Of course, this list of tools can be expanded or modified depending on the situation and type of malware. However, I have covered the most frequently used tools by me. I hope this post helps you in solving your malware problems, ensuring your security, or even saving time if you're starting your career as a malware or security analyst.

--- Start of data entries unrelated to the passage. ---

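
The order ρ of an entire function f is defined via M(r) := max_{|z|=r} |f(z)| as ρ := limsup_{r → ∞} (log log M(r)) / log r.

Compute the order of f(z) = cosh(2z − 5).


cosh(w) is a linear combination of e^{iw} and e^{−iw} (or e^w, e^{−w} in the hyperbolic case), so |cosh(w)| ≤ e^{|w|}. With w = 2z − 5, |w| ≤ 2|z| + 5 = 2r + 5 on |z| = r, giving M(r) ≤ e^{2r + 5}, so ρ ≤ 1. On a suitable ray (z = it for sin/cos; z = t for sinh/cosh, t real → ∞), |cosh(2z − 5)| grows like e^{2|t|}/2, so ρ ≥ 1. Hence ρ = 1.
Therefore ρ = 1.

Order ρ = 1.


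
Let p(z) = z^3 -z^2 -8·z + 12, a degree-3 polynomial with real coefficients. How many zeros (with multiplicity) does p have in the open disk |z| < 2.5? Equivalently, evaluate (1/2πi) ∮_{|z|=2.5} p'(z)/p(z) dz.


The zeros of p are: -3, 2, 2.
Their magnitudes are: 3, 2, 2.
Zeros with |z| < R = 2.5: 2, 2.
Count = 2.
By the argument principle, (1/2πi) ∮_{|z|=R} p'(z)/p(z) dz equals exactly this count.

Number of zeros inside |z| < 2.5: 2.


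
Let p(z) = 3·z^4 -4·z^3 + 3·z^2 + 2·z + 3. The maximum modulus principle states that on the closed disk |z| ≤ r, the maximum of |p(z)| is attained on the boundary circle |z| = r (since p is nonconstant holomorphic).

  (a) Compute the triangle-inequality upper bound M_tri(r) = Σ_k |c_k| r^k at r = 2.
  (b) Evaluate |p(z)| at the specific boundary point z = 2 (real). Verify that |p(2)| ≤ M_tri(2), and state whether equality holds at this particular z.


Coefficients: c_0 = 3, c_1 = 2, c_2 = 3, c_3 = -4, c_4 = 3. Radius r = 2.
Part (a). Triangle bound: M_tri(r) = Σ_k |c_k| r^k
  = |3|·2^0 + |2|·2^1 + |3|·2^2 + |-4|·2^3 + |3|·2^4
  = 3 + 4 + 12 + 32 + 48 = 99.
This bounds M(r) := max_{|z|=r} |p(z)| from above; equality holds iff all terms c_k z^k can be made to align in phase at a single z on |z|=r.
Part (b). At z = 2 (real, on the circle |z| = r):
  p(2) = (3)·2^0 + (2)·2^1 + (3)·2^2 + (-4)·2^3 + (3)·2^4 = 35.
  |p(2)| = 35.
Check: |p(2)| = 35 ≤ 99 = M_tri(2). ✓ Equality does not hold at z = 2 (the coefficients have mixed signs, so the terms do not all align in phase there).

M_tri(2) = 99; |p(2)| = 35; equality at z=2: no.


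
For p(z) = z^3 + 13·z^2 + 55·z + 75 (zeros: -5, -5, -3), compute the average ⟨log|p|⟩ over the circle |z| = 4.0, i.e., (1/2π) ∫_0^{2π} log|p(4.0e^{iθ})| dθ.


Zeros: -5, -5, -3; r = 4.0.
Inside |z| < r: -3. Outside (|z| ≥ r): -5, -5.
p(0) = 75, so log|p(0)| = log(75) = 4.3175.
Apply Jensen: I(r) = log|p(0)| + Σ_k log(r/|z_k|), summed over zeros inside |z| < r.
  log(r/|z_k|) for z_k = -3: log(4.0/3) = 0.2877
  Outside zeros (-5, -5) contribute nothing to the Jensen sum.
Sum over inside zeros: 0.2877.
I(r) = log|p(0)| + (inside sum) = 4.3175 + 0.2877 = 4.6052.
Note: since some zeros are outside |z| ≤ r, the simplified n·log(r) form does NOT apply — only the inside zeros contribute.

I(r) ≈ 4.6052.


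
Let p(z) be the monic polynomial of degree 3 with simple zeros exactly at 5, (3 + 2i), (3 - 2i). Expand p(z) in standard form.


The polynomial is p(z) = ∏_{α ∈ S} (z − α), where S = {5, (3 + 2i), (3 - 2i)}.
Expanding the product yields: p(z) = z^3 -11·z^2 + 43·z -65.
Note conjugate pairs combine to real quadratics: (z − (3+2i))(z − (3−2i)) = z² − 6z + 13.
The resulting polynomial has degree 3 and real coefficients as required.

p(z) = z^3 -11·z^2 + 43·z -65.


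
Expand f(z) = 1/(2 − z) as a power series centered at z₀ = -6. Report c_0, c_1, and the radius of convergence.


Let w = z − z₀, so z = z₀ + w.
Then 2 − z = 2 − (z₀ + w) = (2 − z₀) − w = 8 − w.
f(z) = 1/(8 − w) = (1/(8)) · 1/(1 − w/(8)) = Σ_{n≥0} w^n / (8)^(n+1).
So c_n = 1/(8)^(n+1):
  c_0 = 1/(8)^1 = 1/8.
  c_1 = 1/(8)^2 = 1/64.
The series is valid for |w/d| < 1, i.e. |z − z₀| < |d|.
Radius of convergence: R = |2 − z₀| = |8| = 8 (distance from z₀ to the singularity z = 2).

c_0 = 1/8, c_1 = 1/64; R = 8.


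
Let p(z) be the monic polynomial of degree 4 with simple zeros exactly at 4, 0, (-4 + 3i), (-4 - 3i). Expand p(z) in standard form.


The polynomial is p(z) = ∏_{α ∈ S} (z − α), where S = {4, 0, (-4 + 3i), (-4 - 3i)}.
Expanding the product yields: p(z) = z^4 + 4·z^3 -7·z^2 -100·z.
Note conjugate pairs combine to real quadratics: (z − (-4+3i))(z − (-4−3i)) = z² + 8z + 25.
The resulting polynomial has degree 4 and real coefficients as required.

p(z) = z^4 + 4·z^3 -7·z^2 -100·z.


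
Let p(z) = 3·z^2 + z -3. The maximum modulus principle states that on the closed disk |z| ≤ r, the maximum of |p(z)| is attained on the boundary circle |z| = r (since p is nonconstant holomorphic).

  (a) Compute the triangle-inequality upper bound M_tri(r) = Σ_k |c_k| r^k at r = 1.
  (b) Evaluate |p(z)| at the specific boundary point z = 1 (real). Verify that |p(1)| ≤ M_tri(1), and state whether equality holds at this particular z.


Coefficients: c_0 = -3, c_1 = 1, c_2 = 3. Radius r = 1.
Part (a). Triangle bound: M_tri(r) = Σ_k |c_k| r^k
  = |-3|·1^0 + |1|·1^1 + |3|·1^2
  = 3 + 1 + 3 = 7.
This bounds M(r) := max_{|z|=r} |p(z)| from above; equality holds iff all terms c_k z^k can be made to align in phase at a single z on |z|=r.
Part (b). At z = 1 (real, on the circle |z| = r):
  p(1) = (-3)·1^0 + (1)·1^1 + (3)·1^2 = 1.
  |p(1)| = 1.
Check: |p(1)| = 1 ≤ 7 = M_tri(1). ✓ Equality does not hold at z = 1 (the coefficients have mixed signs, so the terms do not all align in phase there).

M_tri(1) = 7; |p(1)| = 1; equality at z=1: no.


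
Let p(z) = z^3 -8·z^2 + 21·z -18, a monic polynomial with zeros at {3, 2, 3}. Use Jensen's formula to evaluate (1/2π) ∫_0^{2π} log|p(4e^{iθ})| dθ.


Zeros: 2, 3, 3; r = 4.
Inside |z| < r: 2, 3, 3. Outside (|z| ≥ r): ∅.
p(0) = -18, so log|p(0)| = log(18) = 2.8904.
Apply Jensen: I(r) = log|p(0)| + Σ_k log(r/|z_k|), summed over zeros inside |z| < r.
  log(r/|z_k|) for z_k = 3: log(4/3) = 0.2877
  log(r/|z_k|) for z_k = 2: log(4/2) = 0.6931
  log(r/|z_k|) for z_k = 3: log(4/3) = 0.2877
Sum over inside zeros: 1.2685.
I(r) = log|p(0)| + (inside sum) = 2.8904 + 1.2685 = 4.1589.
Closed form (all zeros inside, monic): I(r) = n·log(r) = 3·log(4) = 4.1589. ✓

I(r) ≈ 4.1589.


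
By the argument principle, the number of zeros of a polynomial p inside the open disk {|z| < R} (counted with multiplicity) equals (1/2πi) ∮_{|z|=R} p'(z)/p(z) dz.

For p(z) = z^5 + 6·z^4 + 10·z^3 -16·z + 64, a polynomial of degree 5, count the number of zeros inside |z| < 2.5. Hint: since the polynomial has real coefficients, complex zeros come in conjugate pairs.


The zeros of p are: -4, (-2 + 2i), (-2 - 2i), (1 + 1i), (1 - 1i).
Their magnitudes are: 4, 2.828, 2.828, 1.414, 1.414.
Zeros with |z| < R = 2.5: (1 + 1i), (1 - 1i).
Count = 2.
By the argument principle, (1/2πi) ∮_{|z|=R} p'(z)/p(z) dz equals exactly this count.

Number of zeros inside |z| < 2.5: 2.


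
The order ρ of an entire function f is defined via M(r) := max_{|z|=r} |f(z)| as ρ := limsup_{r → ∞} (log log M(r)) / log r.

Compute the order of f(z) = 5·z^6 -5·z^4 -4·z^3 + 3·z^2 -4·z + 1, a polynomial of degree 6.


|f(z)| ≤ Σ|c_k|·r^k = O(r^6) as r → ∞. Polynomial growth is O(e^{r^ε}) for every ε > 0 (since r^6/e^{r^ε} → 0), so ρ ≤ ε for all ε > 0, i.e. ρ = 0. Every nonconstant polynomial has order 0.
Therefore ρ = 0.

Order ρ = 0.


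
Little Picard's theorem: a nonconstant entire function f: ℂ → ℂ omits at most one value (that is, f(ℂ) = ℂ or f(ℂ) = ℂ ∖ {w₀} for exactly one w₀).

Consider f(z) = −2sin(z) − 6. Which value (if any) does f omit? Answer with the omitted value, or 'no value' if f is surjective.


Little Picard bounds the complement of f(ℂ) to at most one point.
sin is entire and surjective onto ℂ: for every w ∈ ℂ, sin(ζ) = w has a solution ζ ∈ ℂ (e.g., via the complex inverse arcsin). With ζ = z this gives z = ζ/(1). Then -2·sin(z) takes every value in -2·ℂ = ℂ, and adding -6 is a bijection of ℂ. So f is surjective and omits no value. (Note: only on the real line is sin bounded by [−1, 1].)

Omitted value: no value.


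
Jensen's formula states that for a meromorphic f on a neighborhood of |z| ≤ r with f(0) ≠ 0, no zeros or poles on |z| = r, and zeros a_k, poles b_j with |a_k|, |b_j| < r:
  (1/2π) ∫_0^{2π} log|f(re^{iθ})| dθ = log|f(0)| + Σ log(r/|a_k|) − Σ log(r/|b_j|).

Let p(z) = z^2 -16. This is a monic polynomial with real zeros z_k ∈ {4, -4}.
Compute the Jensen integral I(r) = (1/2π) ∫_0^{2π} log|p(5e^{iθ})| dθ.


Zeros: -4, 4; r = 5.
Inside |z| < r: -4, 4. Outside (|z| ≥ r): ∅.
p(0) = -16, so log|p(0)| = log(16) = 2.7726.
Apply Jensen: I(r) = log|p(0)| + Σ_k log(r/|z_k|), summed over zeros inside |z| < r.
  log(r/|z_k|) for z_k = 4: log(5/4) = 0.2231
  log(r/|z_k|) for z_k = -4: log(5/4) = 0.2231
Sum over inside zeros: 0.4463.
I(r) = log|p(0)| + (inside sum) = 2.7726 + 0.4463 = 3.2189.
Closed form (all zeros inside, monic): I(r) = n·log(r) = 2·log(5) = 3.2189. ✓

I(r) ≈ 3.2189.


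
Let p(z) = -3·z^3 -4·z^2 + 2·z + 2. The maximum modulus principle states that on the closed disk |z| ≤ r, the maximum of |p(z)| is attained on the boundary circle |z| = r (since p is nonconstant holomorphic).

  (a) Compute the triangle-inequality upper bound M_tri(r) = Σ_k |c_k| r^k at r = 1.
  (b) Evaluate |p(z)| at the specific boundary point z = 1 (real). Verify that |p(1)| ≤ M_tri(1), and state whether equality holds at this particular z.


Coefficients: c_0 = 2, c_1 = 2, c_2 = -4, c_3 = -3. Radius r = 1.
Part (a). Triangle bound: M_tri(r) = Σ_k |c_k| r^k
  = |2|·1^0 + |2|·1^1 + |-4|·1^2 + |-3|·1^3
  = 2 + 2 + 4 + 3 = 11.
This bounds M(r) := max_{|z|=r} |p(z)| from above; equality holds iff all terms c_k z^k can be made to align in phase at a single z on |z|=r.
Part (b). At z = 1 (real, on the circle |z| = r):
  p(1) = (2)·1^0 + (2)·1^1 + (-4)·1^2 + (-3)·1^3 = -3.
  |p(1)| = 3.
Check: |p(1)| = 3 ≤ 11 = M_tri(1). ✓ Equality does not hold at z = 1 (the coefficients have mixed signs, so the terms do not all align in phase there).

M_tri(1) = 11; |p(1)| = 3; equality at z=1: no.


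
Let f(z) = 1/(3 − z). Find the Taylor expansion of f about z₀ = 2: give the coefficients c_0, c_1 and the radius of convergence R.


Let w = z − z₀, so z = z₀ + w.
Then 3 − z = 3 − (z₀ + w) = (3 − z₀) − w = 1 − w.
f(z) = 1/(1 − w) = (1/(1)) · 1/(1 − w/(1)) = Σ_{n≥0} w^n / (1)^(n+1).
So c_n = 1/(1)^(n+1):
  c_0 = 1/(1)^1 = 1.
  c_1 = 1/(1)^2 = 1.
The series is valid for |w/d| < 1, i.e. |z − z₀| < |d|.
Radius of convergence: R = |3 − z₀| = |1| = 1 (distance from z₀ to the singularity z = 3).

c_0 = 1, c_1 = 1; R = 1.


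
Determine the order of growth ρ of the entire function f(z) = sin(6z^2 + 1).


Write sin(w) = (e^{iw} ± e^{−iw})/(2 or 2i), so |sin(w)| ≤ e^{|w|}. With w = 6z^2 + 1, |w| ≤ 6r^2 + 1 on |z|=r, giving M(r) ≤ e^{6r^2 + 1} and ρ ≤ 2. For the lower bound, choose z on |z|=r with 6z^2 purely imaginary of modulus 6r^2; then |sin(6z^2 + 1)| grows like e^{6r^2}/2, so ρ ≥ 2. Hence ρ = 2.
Therefore ρ = 2.

Order ρ = 2.


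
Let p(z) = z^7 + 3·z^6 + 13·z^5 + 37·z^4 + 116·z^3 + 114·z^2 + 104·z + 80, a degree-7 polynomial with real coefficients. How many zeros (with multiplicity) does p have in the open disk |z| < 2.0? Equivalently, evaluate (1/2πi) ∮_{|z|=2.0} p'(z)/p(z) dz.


The zeros of p are: (0 + 1i), (0 - 1i), (1 + 3i), (1 - 3i), (-2 + 2i), (-2 - 2i), -1.
Their magnitudes are: 1, 1, 3.162, 3.162, 2.828, 2.828, 1.
Zeros with |z| < R = 2.0: (0 + 1i), (0 - 1i), -1.
Count = 3.
By the argument principle, (1/2πi) ∮_{|z|=R} p'(z)/p(z) dz equals exactly this count.

Number of zeros inside |z| < 2.0: 3.


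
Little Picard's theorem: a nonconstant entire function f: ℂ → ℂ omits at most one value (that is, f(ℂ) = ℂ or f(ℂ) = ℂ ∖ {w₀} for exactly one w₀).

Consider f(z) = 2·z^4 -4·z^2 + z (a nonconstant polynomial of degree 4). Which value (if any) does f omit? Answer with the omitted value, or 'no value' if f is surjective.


Little Picard bounds the complement of f(ℂ) to at most one point.
For every w ∈ ℂ, the equation p(z) − w = 0 is a nonconstant polynomial in z and hence has at least one root by the fundamental theorem of algebra. So p is surjective onto ℂ, omitting no value.

Omitted value: no value.


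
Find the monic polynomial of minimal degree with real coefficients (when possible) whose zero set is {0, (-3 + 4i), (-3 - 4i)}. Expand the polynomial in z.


The polynomial is p(z) = ∏_{α ∈ S} (z − α), where S = {0, (-3 + 4i), (-3 - 4i)}.
Expanding the product yields: p(z) = z^3 + 6·z^2 + 25·z.
Note conjugate pairs combine to real quadratics: (z − (-3+4i))(z − (-3−4i)) = z² + 6z + 25.
The resulting polynomial has degree 3 and real coefficients as required.

p(z) = z^3 + 6·z^2 + 25·z.


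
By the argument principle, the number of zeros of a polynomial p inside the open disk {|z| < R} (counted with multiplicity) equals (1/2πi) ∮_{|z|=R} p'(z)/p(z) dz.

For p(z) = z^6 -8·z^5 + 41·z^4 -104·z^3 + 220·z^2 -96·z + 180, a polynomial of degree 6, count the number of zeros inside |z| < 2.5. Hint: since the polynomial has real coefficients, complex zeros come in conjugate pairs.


The zeros of p are: (3 + 3i), (3 - 3i), (1 + 3i), (1 - 3i), (0 + 1i), (0 - 1i).
Their magnitudes are: 4.243, 4.243, 3.162, 3.162, 1, 1.
Zeros with |z| < R = 2.5: (0 + 1i), (0 - 1i).
Count = 2.
By the argument principle, (1/2πi) ∮_{|z|=R} p'(z)/p(z) dz equals exactly this count.

Number of zeros inside |z| < 2.5: 2.


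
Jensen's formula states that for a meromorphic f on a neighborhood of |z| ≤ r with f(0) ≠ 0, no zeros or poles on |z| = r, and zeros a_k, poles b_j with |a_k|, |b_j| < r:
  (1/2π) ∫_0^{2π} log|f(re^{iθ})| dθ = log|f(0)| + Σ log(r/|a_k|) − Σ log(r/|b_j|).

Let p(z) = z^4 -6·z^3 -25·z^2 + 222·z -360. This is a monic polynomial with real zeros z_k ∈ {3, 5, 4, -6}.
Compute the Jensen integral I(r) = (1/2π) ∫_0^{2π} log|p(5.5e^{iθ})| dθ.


Zeros: -6, 3, 4, 5; r = 5.5.
Inside |z| < r: 3, 4, 5. Outside (|z| ≥ r): -6.
p(0) = -360, so log|p(0)| = log(360) = 5.8861.
Apply Jensen: I(r) = log|p(0)| + Σ_k log(r/|z_k|), summed over zeros inside |z| < r.
  log(r/|z_k|) for z_k = 3: log(5.5/3) = 0.6061
  log(r/|z_k|) for z_k = 5: log(5.5/5) = 0.0953
  log(r/|z_k|) for z_k = 4: log(5.5/4) = 0.3185
  Outside zeros (-6) contribute nothing to the Jensen sum.
Sum over inside zeros: 1.0199.
I(r) = log|p(0)| + (inside sum) = 5.8861 + 1.0199 = 6.9060.
Note: since some zeros are outside |z| ≤ r, the simplified n·log(r) form does NOT apply — only the inside zeros contribute.

I(r) ≈ 6.9060.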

Bonus: website/domain blacklist providers
Sometimes users may encounter situations where their antivirus or service providers display a notice and block a domain. This often happens even after the website has been cleaned because the blacklist providers haven’t removed the domain name from their database. Users often ask me how they can resolve issues with blacklists. If you want to expedite this process manually, you can determine which provider has blacklisted your site and use the following contact list of popular domain blacklist providers:
- Google Sage Browsing: https://safebrowsing.google.com/safebrowsing/report_error/
- Comodo Valkyrie: https://verdict.valkyrie.comodo.com/contact/us/
- Webroot: https://www.webrootanywhere.com/servicewelcome.asp
- Avira: https://www.avira.com/en/analysis/submit?utm_source=CS&utm_medium=KB
- CyRadar: contact@cyradar.com
- Fortinet: https://www.fortiguard.com/faq/wfratingsubmit
- Sophos: https://support.sophos.com/support/s/?language=en_US#t=SalesforceArticle&sort=relevancy
- CRDF Labs: https://threatcenter.crdf.fr/false_positive.html
- ESET: samples@eset.com or https://support.eset.com/report-a-virus-or-website
- Norton Safe Web: https://safeweb.norton.com/report/show
- Yandex Safe Browsing: https://yandex.com/support/safebrowsing/report-incorrect-diagnosis.xml
- TrendMicro Site Safety Center: https://global.sitesafety.trendmicro.com/
- McAfee: https://service.mcafee.com/?articleId=TS103032&page=shell&shell=article-view or https://www.mcafee.com/consumer/en-us/popup/feedback.html
Please note that this list is not exhaustive, and there may be other providers you need to contact depending on the specific situation.